Dr. Thomas Marcellino, health officer, said, “We understand that this virus may be scary. We are confident that health care providers in Douglas County are aware of the situation and have made plans in the event someone presents with symptoms of Ebola.”
Answers to frequently asked questions:
Q: What is Ebola?
A: Ebola virus is the cause of a viral hemorrhagic fever disease. It is not a highly contagious disease. Symptoms include: fever, severe headache, muscle pain, vomiting, diarrhea, stomach pain or unexplained bleeding or bruising. Symptoms may appear anywhere from 2 to 21 days after exposure to Ebola virus though 8-10 days is most common.
Q: How is Ebola transmitted?
A: Ebola is transmitted through direct contact with the blood or bodily fluids of an infected symptomatic person or though exposure to objects (such as needles) that have been contaminated with infected secretions.
Q: Can Ebola be transmitted through the air?
A: No. Ebola is not a respiratory disease like the flu, so it is not transmitted through the air.
Q: Can I get Ebola from contaminated food or water?
A: No. Ebola is not a food-borne illness. It is not a water-borne illness.
Q: Can I get Ebola from a person who is infected but doesn’t have any symptoms?
A: No.
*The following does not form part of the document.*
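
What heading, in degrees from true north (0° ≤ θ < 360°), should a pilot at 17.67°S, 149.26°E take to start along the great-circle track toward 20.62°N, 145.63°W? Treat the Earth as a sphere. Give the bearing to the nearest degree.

Δλ = -145.63 − 149.26 = -294.89°; wrapped into (−180°, 180°]: 65.11°.
θ = atan2( sin Δλ · cos φ₂ , cos φ₁ · sin φ₂ − sin φ₁ · cos φ₂ · cos Δλ )
  = atan2(0.84900, 0.45512) = 61.806° → normalised to [0°, 360°): 61.806°.

62°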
Individuals who are not symptomatic are not contagious. In order for the virus to be transmitted, an individual would have to have direct contact with an individual who is experiencing symptoms or has died of the disease.
Q: Who is at risk?
A: Health care providers caring for Ebola patients and the family and friends in close contact with Ebola patients are at the highest risk of getting sick because they may come in contact with infected blood or body fluids of sick patients.
Health care providers should be alert for and evaluate any patients suspected of having Ebola, especially those patients who have traveled to/from a country where an Ebola virus outbreak is occurring. Click here for a map.
Q: How can I protect myself from Ebola?
A: There is no FDA-approved vaccine available for Ebola. Experimental vaccines and treatments for Ebola are under development, but they have not yet been fully tested for safety and effectiveness.
To protect yourself:
• Do wash your hands often with soap and water or use an alcohol-based hand sanitizer.
• Do not touch the blood or body fluids (like urine, feces, saliva, vomit, sweat and semen) of people who are sick.
• Do not handle items that may have come in contact with a sick person’s blood or body fluids, like clothes, bedding, needles or medical equipment.
• Do not touch the body of someone who has died of Ebola.